Утро же холодное и одинокое.

Олимпиада не разводит костра. Где-то близко у камышей скачут кони может, табуны, — может, казаки. Черемуха за камышами — черные страшные у ней стволы.

Дальше черемухи не шла Олимпиада.

Револьвер — браунинг. Один за другим шесть раз. На шестерых. А здесь двое.

Шинель пропиталась илом. Запус мерз.

Тогда Олимпиада вышла за черемуху.

Меж колей — травы испачканы и пахнут дегтем.

Запус бредил.

Олимпиада шла колеями. Страшен запах дегтя — он близок: человек. Со злостью срывала Олимпиада замазанные дегтем стебли. Но дорога длинна, и кожа рук нужна другому.

Олимпиада услышала стук колес. Он был грузный и медленный. Нет, так хотелось. Он был быстрый и легкий.

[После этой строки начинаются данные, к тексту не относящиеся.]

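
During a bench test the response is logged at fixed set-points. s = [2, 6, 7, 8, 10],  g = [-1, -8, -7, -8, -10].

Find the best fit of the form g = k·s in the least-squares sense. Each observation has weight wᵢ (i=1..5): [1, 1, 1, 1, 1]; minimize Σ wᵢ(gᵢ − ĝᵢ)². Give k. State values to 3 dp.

With design matrix A, AᵀWA = [[253]] and AᵀWg = [-263]ᵀ.
Hence k = -263 / 253 ≈ -1.03953.

k = -1.040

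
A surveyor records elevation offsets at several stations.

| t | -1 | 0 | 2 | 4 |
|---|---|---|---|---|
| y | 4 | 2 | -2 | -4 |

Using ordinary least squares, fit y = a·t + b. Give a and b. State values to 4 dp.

The normal equations are: 21·a + 5·b = -24;  5·a + 4·b = 0.
Δ = 21·4 − 5² = 59.
a = ((-24)·4 − 5·0)/59 = -96/59; b = (21·0 − 5·(-24))/59 = 120/59.

a = -1.6271, b = 2.0339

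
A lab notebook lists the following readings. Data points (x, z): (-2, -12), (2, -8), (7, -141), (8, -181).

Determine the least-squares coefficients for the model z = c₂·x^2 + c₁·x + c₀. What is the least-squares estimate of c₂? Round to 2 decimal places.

c₂ = -2.97

Sums needed: Σx^2·x^2 = 6529, Σx^2·x = 855, Σx^2 = 121, Σx·x = 121, Σx = 15, Σ1 = 4.
For Mᵀz: Σx^2·z = -18573, Σx·z = -2427, Σz = -342.
MᵀM·[c₂, c₁, c₀]ᵀ = Mᵀz becomes [[6529, 855, 121]; [855, 121, 15]; [121, 15, 4]]·[c₂, c₁, c₀]ᵀ = [-18573, -2427, -342]ᵀ.
Solving the 3×3 system (Gaussian elimination) gives c₂ = -98/33, c₁ = 8/11, c₀ = 53/33.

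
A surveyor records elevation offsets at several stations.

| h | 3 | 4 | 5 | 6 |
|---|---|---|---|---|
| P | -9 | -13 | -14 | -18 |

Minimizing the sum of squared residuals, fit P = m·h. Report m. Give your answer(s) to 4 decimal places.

With design matrix A, AᵀA = [[86]] and AᵀP = [-257]ᵀ.
m = (-257)/86 = -2.98837.

m = -2.9884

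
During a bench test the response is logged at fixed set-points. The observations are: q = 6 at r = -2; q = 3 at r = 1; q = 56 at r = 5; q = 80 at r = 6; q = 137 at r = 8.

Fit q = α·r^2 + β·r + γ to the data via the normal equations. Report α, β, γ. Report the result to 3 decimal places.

α = 1.990, β = 1.218, γ = 0.264

AᵀA·[α, β, γ]ᵀ = Aᵀq reads: 6034·α + 846·β + 130·γ = 13075;  846·α + 130·β + 18·γ = 1847;  130·α + 18·β + 5·γ = 282.
(Σr^2·r^2 = 6034, Σr^2·r = 846, Σr^2 = 130, Σr·r = 130, Σr = 18, Σ1 = 5, Σr^2·q = 13075, Σr·q = 1847, Σq = 282.)
Row-reducing yields α = 75029/37696, β = 45929/37696, γ = 131/496.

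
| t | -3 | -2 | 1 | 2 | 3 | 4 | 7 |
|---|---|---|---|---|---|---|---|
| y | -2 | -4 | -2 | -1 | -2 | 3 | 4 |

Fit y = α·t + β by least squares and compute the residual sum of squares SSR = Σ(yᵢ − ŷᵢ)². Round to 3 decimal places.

Compute the Gram sums: Σt·t = 92, Σt = 12, Σ1 = 7.
And Σt·y = 44, Σy = -4.
MᵀM·[α, β]ᵀ = Mᵀy becomes [[92, 12]; [12, 7]]·[α, β]ᵀ = [44, -4]ᵀ.
Δ = 92·7 − 12² = 500.
α = (44·7 − 12·(-4))/500 = 89/125; β = (92·(-4) − 12·44)/500 = -224/125.
Residuals: 241/125, -98/125, -23/25, -79/125, -293/125, 243/125, 101/125; SSR = 1938/125.

SSR = 15.504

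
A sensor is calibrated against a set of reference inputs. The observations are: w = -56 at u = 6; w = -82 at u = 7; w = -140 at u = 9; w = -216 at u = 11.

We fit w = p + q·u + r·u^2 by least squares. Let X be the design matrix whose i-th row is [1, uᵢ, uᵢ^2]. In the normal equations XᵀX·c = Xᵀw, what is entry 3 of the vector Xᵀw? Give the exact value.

-43510

Entry 3 ↔ basis u^2, so (Xᵀw)_{3} = Σᵢ (u^2)·wᵢ = (36)·(-56) + (49)·(-82) + (81)·(-140) + (121)·(-216) = -43510.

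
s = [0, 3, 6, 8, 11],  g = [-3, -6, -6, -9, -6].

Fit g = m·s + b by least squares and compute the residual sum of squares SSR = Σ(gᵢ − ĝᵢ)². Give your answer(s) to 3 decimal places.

The normal system AᵀA·[m, b]ᵀ = Aᵀg is [[230, 28]; [28, 5]]·[m, b]ᵀ = [-192, -30]ᵀ.
Eliminating b: 5·(row 1) − 28·(row 2) gives 366·m = 5·(-192) − 28·(-30) = -120, so m = -20/61.
Then b = ((-30) − 28·(-20/61))/5 = -254/61.
Residuals: 71/61, -52/61, 8/61, -135/61, 108/61; SSR = 618/61.

SSR = 10.131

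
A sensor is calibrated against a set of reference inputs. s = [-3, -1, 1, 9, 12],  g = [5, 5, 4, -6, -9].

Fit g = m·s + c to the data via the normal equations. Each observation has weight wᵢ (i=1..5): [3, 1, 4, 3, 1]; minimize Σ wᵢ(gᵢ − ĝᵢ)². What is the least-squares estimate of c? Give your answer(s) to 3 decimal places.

c = 3.504

Compute the Gram sums: Σwᵢ·s·s = 419, Σwᵢ·s = 33, Σwᵢ·1 = 12.
Moment sums: Σwᵢ·s·g = -304, Σwᵢ·g = 9.
Normal equations: [[419, 33]; [33, 12]]·[m, c]ᵀ = [-304, 9]ᵀ.
Determinant 419·12 − 33² = 3939.
m = ((-304)·12 − 33·9)/3939 = -1315/1313; c = (419·9 − 33·(-304))/3939 = 4601/1313.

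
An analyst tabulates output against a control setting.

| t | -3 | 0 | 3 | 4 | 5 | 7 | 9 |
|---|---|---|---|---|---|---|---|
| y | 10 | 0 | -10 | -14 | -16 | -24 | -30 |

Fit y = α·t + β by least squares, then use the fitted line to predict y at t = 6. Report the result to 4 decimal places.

Sums needed: Σt·t = 189, Σt = 25, Σ1 = 7.
Right-hand side: Σt·y = -634, Σy = -84.
So AᵀA·[α, β]ᵀ = Aᵀy: [[189, 25]; [25, 7]]·[α, β]ᵀ = [-634, -84]ᵀ.
Eliminating β: 7·(row 1) − 25·(row 2) gives 698·α = 7·(-634) − 25·(-84) = -2338, so α = -1169/349.
Then β = ((-84) − 25·(-1169/349))/7 = -13/349.
At t = 6: ŷ = (-1169/349)·(6) + (-13/349)·(1) = -7027/349.

ŷ = -20.1347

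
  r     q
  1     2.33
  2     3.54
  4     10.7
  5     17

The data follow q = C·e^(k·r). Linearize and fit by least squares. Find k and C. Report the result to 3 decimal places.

k = 0.508, C = 1.355

Linearized form: ln q = k·r + ln C. From the 4 transformed points,
XᵀX = [[46.0000, 12.0000]; [12.0000, 4]], rhs = [27.0212, 7.3135]ᵀ  (here Σr = 12.0000, Σ(r)² = 46.0000, Σln q = 7.3135, Σr·ln q = 27.0212).
Δ = 46.0000·4 − (12.0000)² = 40.0000; k = (27.0212·4 − 12.0000·7.3135)/40.0000 = 0.50808, ln C = (46.0000·7.3135 − 12.0000·27.0212)/40.0000 = 0.30412, so C = exp(0.30412) = 1.35543.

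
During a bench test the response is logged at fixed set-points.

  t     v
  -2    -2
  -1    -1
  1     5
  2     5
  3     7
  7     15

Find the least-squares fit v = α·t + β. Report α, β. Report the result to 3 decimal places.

Sums needed: Σt·t = 68, Σt = 10, Σ1 = 6.
Moment sums: Σt·v = 146, Σv = 29.
So MᵀM·[α, β]ᵀ = Mᵀv: [[68, 10]; [10, 6]]·[α, β]ᵀ = [146, 29]ᵀ.
Determinant 68·6 − 10² = 308.
α = (146·6 − 10·29)/308 = 293/154; β = (68·29 − 10·146)/308 = 128/77.

α = 1.903, β = 1.662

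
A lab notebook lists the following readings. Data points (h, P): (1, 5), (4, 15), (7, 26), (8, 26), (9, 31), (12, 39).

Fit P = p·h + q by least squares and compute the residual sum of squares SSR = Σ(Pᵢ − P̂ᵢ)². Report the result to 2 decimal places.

Sums needed: Σh·h = 355, Σh = 41, Σ1 = 6.
Right-hand side: Σh·P = 1202, ΣP = 142.
Normal equations: [[355, 41]; [41, 6]]·[p, q]ᵀ = [1202, 142]ᵀ.
Determinant 355·6 − 41² = 449.
p = (1202·6 − 41·142)/449 = 1390/449; q = (355·142 − 41·1202)/449 = 1128/449.
Residuals: -273/449, 47/449, 816/449, -574/449, 281/449, -297/449; SSR = 2760/449.

SSR = 6.15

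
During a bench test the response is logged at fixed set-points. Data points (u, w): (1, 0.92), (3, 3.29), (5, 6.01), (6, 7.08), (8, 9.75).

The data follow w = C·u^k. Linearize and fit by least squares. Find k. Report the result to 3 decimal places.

k = 1.140

With ln wᵢ as the transformed response and ln uᵢ as the regressor:
Σln u = 6.5793, Σ(ln u)² = 11.3317, Σln w = 7.1355, Σln u·ln w = 12.4371.
Normal system: [[11.3317, 6.5793]; [6.5793, 5]]·[k, ln C]ᵀ = [12.4371, 7.1355]ᵀ.
Solving (det = 13.3720): k = 1.13966, ln C = -0.07253.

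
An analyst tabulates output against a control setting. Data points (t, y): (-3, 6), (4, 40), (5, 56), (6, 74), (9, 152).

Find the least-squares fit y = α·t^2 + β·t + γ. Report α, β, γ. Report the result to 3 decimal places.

α = 1.480, β = 3.252, γ = 2.522

Normal-equation sums: Σt^2·t^2 = 8819, Σt^2·t = 1107, Σt^2 = 167, Σt·t = 167, Σt = 21, Σ1 = 5.
And Σt^2·y = 17070, Σt·y = 2234, Σy = 328.
So AᵀA·[α, β, γ]ᵀ = Aᵀy: [[8819, 1107, 167]; [1107, 167, 21]; [167, 21, 5]]·[α, β, γ]ᵀ = [17070, 2234, 328]ᵀ.
Solving the 3×3 system (Gaussian elimination) gives α = 15283/10329, β = 11197/3443, γ = 2368/939.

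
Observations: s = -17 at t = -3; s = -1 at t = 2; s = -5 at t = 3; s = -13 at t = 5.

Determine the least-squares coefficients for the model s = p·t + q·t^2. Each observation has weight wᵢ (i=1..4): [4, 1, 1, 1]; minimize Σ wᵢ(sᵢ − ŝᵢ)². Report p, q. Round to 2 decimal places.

p = 2.39, q = -1.06

From the data, Σwᵢ·t·t = 74, Σwᵢ·t·t^2 = 52, Σwᵢ·t^2·t^2 = 1046.
For XᵀWs: Σwᵢ·t·s = 122, Σwᵢ·t^2·s = -986.
So XᵀWX·[p, q]ᵀ = XᵀWs: [[74, 52]; [52, 1046]]·[p, q]ᵀ = [122, -986]ᵀ.
det = 74·1046 − 52² = 74700.
p = (122·1046 − 52·(-986))/74700 = 4969/2075; q = (74·(-986) − 52·122)/74700 = -2203/2075.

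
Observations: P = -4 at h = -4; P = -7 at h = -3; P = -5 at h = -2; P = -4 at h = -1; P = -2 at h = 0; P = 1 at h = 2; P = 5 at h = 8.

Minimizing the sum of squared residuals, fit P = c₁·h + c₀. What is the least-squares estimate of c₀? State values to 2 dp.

Setting ∂/∂c₁ … = 0 gives: 98·c₁ + 0·c₀ = 93;  0·c₁ + 7·c₀ = -16.
(Σh·h = 98, Σh = 0, Σ1 = 7, Σh·P = 93, ΣP = -16.)
Δ = 98·7 − 0² = 686.
c₁ = (93·7 − 0·(-16))/686 = 93/98; c₀ = (98·(-16) − 0·93)/686 = -16/7.

c₀ = -2.29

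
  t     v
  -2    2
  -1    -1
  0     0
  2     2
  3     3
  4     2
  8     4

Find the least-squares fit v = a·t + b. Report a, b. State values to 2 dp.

Entries of AᵀA: Σt·t = 98, Σt = 14, Σ1 = 7.
Moment sums: Σt·v = 50, Σv = 12.
Normal equations: [[98, 14]; [14, 7]]·[a, b]ᵀ = [50, 12]ᵀ.
Eliminating b: 7·(row 1) − 14·(row 2) gives 490·a = 7·50 − 14·12 = 182, so a = 13/35.
Then b = (12 − 14·(13/35))/7 = 34/35.

a = 0.37, b = 0.97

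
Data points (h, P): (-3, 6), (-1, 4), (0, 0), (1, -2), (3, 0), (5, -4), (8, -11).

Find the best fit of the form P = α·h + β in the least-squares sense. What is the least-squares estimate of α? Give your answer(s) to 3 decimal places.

α = -1.402

With design matrix X, XᵀX = [[109, 13]; [13, 7]] and XᵀP = [-132, -7]ᵀ.
Δ = 109·7 − 13² = 594.
α = ((-132)·7 − 13·(-7))/594 = -833/594; β = (109·(-7) − 13·(-132))/594 = 953/594.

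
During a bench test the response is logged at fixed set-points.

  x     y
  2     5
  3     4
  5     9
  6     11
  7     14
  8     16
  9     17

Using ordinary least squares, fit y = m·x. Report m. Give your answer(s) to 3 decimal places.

m = 1.910

Forming AᵀA = [[268]] and Aᵀy = [512]ᵀ gives AᵀA·[m]ᵀ = Aᵀy.
m = 512/268 = 1.91045.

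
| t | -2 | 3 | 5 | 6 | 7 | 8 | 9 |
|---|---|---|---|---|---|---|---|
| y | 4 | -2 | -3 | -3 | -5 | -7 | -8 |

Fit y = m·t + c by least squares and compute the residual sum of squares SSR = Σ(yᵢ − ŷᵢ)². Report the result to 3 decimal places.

SSR = 3.262

With design matrix M, MᵀM = [[268, 36]; [36, 7]] and Mᵀy = [-210, -24]ᵀ.
Determinant 268·7 − 36² = 580.
m = ((-210)·7 − 36·(-24))/580 = -303/290; c = (268·(-24) − 36·(-210))/580 = 282/145.
Residuals: -1/29, -47/58, 81/290, 192/145, 107/290, -17/29, -157/290; SSR = 473/145.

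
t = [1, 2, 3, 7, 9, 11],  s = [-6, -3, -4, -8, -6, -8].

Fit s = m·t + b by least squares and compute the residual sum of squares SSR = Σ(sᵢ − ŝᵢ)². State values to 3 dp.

Forming XᵀX = [[265, 33]; [33, 6]] and Xᵀs = [-222, -35]ᵀ gives XᵀX·[m, b]ᵀ = Xᵀs.
Δ = 265·6 − 33² = 501.
m = ((-222)·6 − 33·(-35))/501 = -59/167; b = (265·(-35) − 33·(-222))/501 = -1949/501.
Residuals: -880/501, 800/501, 476/501, -820/501, 536/501, -112/501; SSR = 5216/501.

SSR = 10.411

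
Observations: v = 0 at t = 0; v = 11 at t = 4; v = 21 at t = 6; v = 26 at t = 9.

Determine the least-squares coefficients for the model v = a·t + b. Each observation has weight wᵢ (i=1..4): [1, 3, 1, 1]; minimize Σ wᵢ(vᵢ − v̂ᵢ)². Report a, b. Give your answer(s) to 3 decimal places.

a = 3.034, b = -0.322

Compute the Gram sums: Σwᵢ·t·t = 165, Σwᵢ·t = 27, Σwᵢ·1 = 6.
Moment sums: Σwᵢ·t·v = 492, Σwᵢ·v = 80.
Normal equations: [[165, 27]; [27, 6]]·[a, b]ᵀ = [492, 80]ᵀ.
Eliminating b: 6·(row 1) − 27·(row 2) gives 261·a = 6·492 − 27·80 = 792, so a = 88/29.
Then b = (80 − 27·(88/29))/6 = -28/87.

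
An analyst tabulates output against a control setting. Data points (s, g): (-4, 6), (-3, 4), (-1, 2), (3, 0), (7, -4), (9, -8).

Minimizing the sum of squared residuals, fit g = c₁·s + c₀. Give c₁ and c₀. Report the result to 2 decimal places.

The normal system MᵀM·[c₁, c₀]ᵀ = Mᵀg is [[165, 11]; [11, 6]]·[c₁, c₀]ᵀ = [-138, 0]ᵀ.
Determinant 165·6 − 11² = 869.
c₁ = ((-138)·6 − 11·0)/869 = -828/869; c₀ = (165·0 − 11·(-138))/869 = 138/79.

c₁ = -0.95, c₀ = 1.75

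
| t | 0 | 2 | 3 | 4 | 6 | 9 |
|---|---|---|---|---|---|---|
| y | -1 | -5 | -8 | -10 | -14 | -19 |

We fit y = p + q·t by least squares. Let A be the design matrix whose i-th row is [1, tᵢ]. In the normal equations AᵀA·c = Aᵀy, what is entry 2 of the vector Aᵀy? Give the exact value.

-329

Entry 2 ↔ basis t, so (Aᵀy)_{2} = Σᵢ (t)·yᵢ = (0)·(-1) + (2)·(-5) + (3)·(-8) + (4)·(-10) + (6)·(-14) + (9)·(-19) = -329.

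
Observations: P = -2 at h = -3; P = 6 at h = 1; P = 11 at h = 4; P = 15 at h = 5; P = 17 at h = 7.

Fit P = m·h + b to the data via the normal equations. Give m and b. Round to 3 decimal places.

m = 1.947, b = 3.947

Sums needed: Σh·h = 100, Σh = 14, Σ1 = 5.
For XᵀP: Σh·P = 250, ΣP = 47.
Determinant 100·5 − 14² = 304.
m = (250·5 − 14·47)/304 = 37/19; b = (100·47 − 14·250)/304 = 75/19.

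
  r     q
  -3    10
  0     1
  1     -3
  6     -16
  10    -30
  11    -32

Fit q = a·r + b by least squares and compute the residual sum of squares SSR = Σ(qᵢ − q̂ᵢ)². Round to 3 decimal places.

Sums needed: Σr·r = 267, Σr = 25, Σ1 = 6.
For Aᵀq: Σr·q = -781, Σq = -70.
So AᵀA·[a, b]ᵀ = Aᵀq: [[267, 25]; [25, 6]]·[a, b]ᵀ = [-781, -70]ᵀ.
Determinant 267·6 − 25² = 977.
a = ((-781)·6 − 25·(-70))/977 = -2936/977; b = (267·(-70) − 25·(-781))/977 = 835/977.
Residuals: 127/977, 142/977, -830/977, 1149/977, -785/977, 197/977; SSR = 2764/977.

SSR = 2.829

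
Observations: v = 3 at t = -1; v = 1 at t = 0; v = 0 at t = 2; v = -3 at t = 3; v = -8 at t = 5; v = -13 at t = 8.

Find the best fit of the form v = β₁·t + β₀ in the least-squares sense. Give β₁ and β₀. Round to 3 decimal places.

β₁ = -1.812, β₀ = 1.799

XᵀX·[β₁, β₀]ᵀ = Xᵀv reads: 103·β₁ + 17·β₀ = -156;  17·β₁ + 6·β₀ = -20.
(Σt·t = 103, Σt = 17, Σ1 = 6, Σt·v = -156, Σv = -20.)
Eliminating β₀: 6·(row 1) − 17·(row 2) gives 329·β₁ = 6·(-156) − 17·(-20) = -596, so β₁ = -596/329.
Then β₀ = ((-20) − 17·(-596/329))/6 = 592/329.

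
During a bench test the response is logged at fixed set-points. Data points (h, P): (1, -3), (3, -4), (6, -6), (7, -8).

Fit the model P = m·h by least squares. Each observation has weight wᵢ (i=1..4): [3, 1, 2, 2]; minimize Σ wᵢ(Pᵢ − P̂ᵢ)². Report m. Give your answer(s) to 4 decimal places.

The normal system AᵀWA·[m]ᵀ = AᵀWP is [[182]]·[m]ᵀ = [-205]ᵀ.
Hence m = -205 / 182 ≈ -1.12637.

m = -1.1264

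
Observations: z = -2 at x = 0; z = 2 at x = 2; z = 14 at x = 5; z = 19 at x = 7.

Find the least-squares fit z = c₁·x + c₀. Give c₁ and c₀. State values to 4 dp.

c₁ = 3.1552, c₀ = -2.7931

Compute the Gram sums: Σx·x = 78, Σx = 14, Σ1 = 4.
And Σx·z = 207, Σz = 33.
So AᵀA·[c₁, c₀]ᵀ = Aᵀz: [[78, 14]; [14, 4]]·[c₁, c₀]ᵀ = [207, 33]ᵀ.
Eliminating c₀: 4·(row 1) − 14·(row 2) gives 116·c₁ = 4·207 − 14·33 = 366, so c₁ = 183/58.
Then c₀ = (33 − 14·(183/58))/4 = -81/29.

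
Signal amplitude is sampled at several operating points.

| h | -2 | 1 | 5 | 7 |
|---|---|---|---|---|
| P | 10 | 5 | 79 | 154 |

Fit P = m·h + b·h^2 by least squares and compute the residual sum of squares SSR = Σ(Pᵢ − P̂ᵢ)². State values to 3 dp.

The normal equations are: 79·m + 461·b = 1458;  461·m + 3043·b = 9566.
det = 79·3043 − 461² = 27876.
m = (1458·3043 − 461·9566)/27876 = 6692/6969; b = (79·9566 − 461·1458)/27876 = 20894/6969.
Residuals: -502/6969, 7259/6969, -1753/2323, 112/303; SSR = 12518/6969.

SSR = 1.796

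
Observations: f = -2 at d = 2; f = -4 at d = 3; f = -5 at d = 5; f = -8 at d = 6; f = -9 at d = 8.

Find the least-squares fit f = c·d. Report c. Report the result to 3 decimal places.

c = -1.167

Normal-equation sums: Σd·d = 138.
And Σd·f = -161.
XᵀX·[c]ᵀ = Xᵀf becomes [[138]]·[c]ᵀ = [-161]ᵀ.
c = (-161)/138 = -1.16667.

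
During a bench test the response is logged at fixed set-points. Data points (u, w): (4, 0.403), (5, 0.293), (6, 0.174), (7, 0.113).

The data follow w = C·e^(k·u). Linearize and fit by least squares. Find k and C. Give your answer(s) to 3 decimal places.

Linearized form: ln w = k·u + ln C. From the 4 transformed points,
Σu = 22.0000, Σ(u)² = 126.0000, Σln w = -6.0655, Σu·ln w = -35.5280.
Equations: 126.0000·k + 22.0000·ln C = -35.5280;  22.0000·k + 4·ln C = -6.0655.
Slope k = (n·Σu·ln w − Σu·Σln w)/(n·Σ(u)² − (Σu)²) = (4·-35.5280 − 22.0000·-6.0655)/20.0000 = -0.43358; ln C = (Σln w − k·Σu)/n = 0.86830, so C = exp(0.86830) = 2.38286.

k = -0.434, C = 2.383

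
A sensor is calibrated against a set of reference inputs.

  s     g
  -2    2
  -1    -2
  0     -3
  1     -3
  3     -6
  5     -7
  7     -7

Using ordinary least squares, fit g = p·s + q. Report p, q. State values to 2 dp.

Normal-equation sums: Σs·s = 89, Σs = 13, Σ1 = 7.
Right-hand side: Σs·g = -107, Σg = -26.
Eliminating q: 7·(row 1) − 13·(row 2) gives 454·p = 7·(-107) − 13·(-26) = -411, so p = -411/454.
Then q = ((-26) − 13·(-411/454))/7 = -923/454.

p = -0.91, q = -2.03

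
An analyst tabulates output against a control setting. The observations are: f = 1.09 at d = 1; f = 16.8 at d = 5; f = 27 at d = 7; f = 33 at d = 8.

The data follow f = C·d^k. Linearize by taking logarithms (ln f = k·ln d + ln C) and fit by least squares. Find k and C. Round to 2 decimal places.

k = 1.65, C = 1.11

With ln fᵢ as the transformed response and ln dᵢ as the regressor:
Sums: Σln d = 5.6348, Σ(ln d)² = 10.7009, Σln f = 9.6999, Σln d·ln f = 18.2250.
Normal system: [[10.7009, 5.6348]; [5.6348, 4]]·[k, ln C]ᵀ = [18.2250, 9.6999]ᵀ.
Δ = 10.7009·4 − (5.6348)² = 11.0529; k = (18.2250·4 − 5.6348·9.6999)/11.0529 = 1.65054, ln C = (10.7009·9.6999 − 5.6348·18.2250)/11.0529 = 0.09987, so C = exp(0.09987) = 1.10503.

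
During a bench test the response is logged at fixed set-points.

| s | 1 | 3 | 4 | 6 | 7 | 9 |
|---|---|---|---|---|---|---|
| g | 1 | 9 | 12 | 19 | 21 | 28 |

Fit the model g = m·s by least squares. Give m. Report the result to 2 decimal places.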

Олимпиада зашла в черемуховый куст. Она была темна, как ствол черемухи — спала на иле и не хотела умываться, потому что тогда словно слипались для нее дни — творился и мучился один день.

Олимпиада стоит в черемуховом кусте. По дороге быстро и легко — таратайка. Круглощекий розовый мещанин осторожно правит лошадью.

Дни ее — неумытые, темные — длились как один; в этот день она почти через весь город промчалась по распоротому человеческому мясу, — почти мужским стал ее голос, когда она крикнула веселому мещанину:

— Слазь!..

А мещанин внезапно убрал щеки, лицо его состарилось, и словно выпали брови.

Олимпиада указала револьвером на лошадь. Мещанин навернул возжу на оглоблю, — чтоб конь не бежал.

Тогда Олимпиада увела его через черемуху, в камыши. Одной рукой она придерживала голову Запуса, другой — револьвер, направленный в голову мещанина.

Мещанин положил Запуса в тележку, снял свое пальто, накрыл им Запуса и спросил:

— В город, к парому повезете?

— К парому...

— Действительно, паром теперь в действии, переправляет.

И он торопливо, обрадованно пошел в камыши принести шинель Запуса. А когда он, запыхавшись, наклонился, — Олимпиада выстрелила ему в шею.

Липкая теплая тина на руках Олимпиады. Мещанин тяжел и неповоротлив, как тина. Хотела накрыть его землей, — ни лопаты, ни топора — и Запус ждет.

Выпачканные дегтем травы, зашипели о колеса тележки. Лошадь под чужой рукой стремилась напуганно. Как плетни, туго завиты степные дороги в ковыле, в логах. Дороги тонкие, как прутья.

Олимпиаду встречали позади деревень, ночами. Приходила больше молодежь, и долго шопотом, словно передавая другое совсем, рассказывали истинные степные тропы, куда не попадают казаки. Павлодар молчит. Куда везет Олимпиада Запуса? Каждый указывал свою дорогу.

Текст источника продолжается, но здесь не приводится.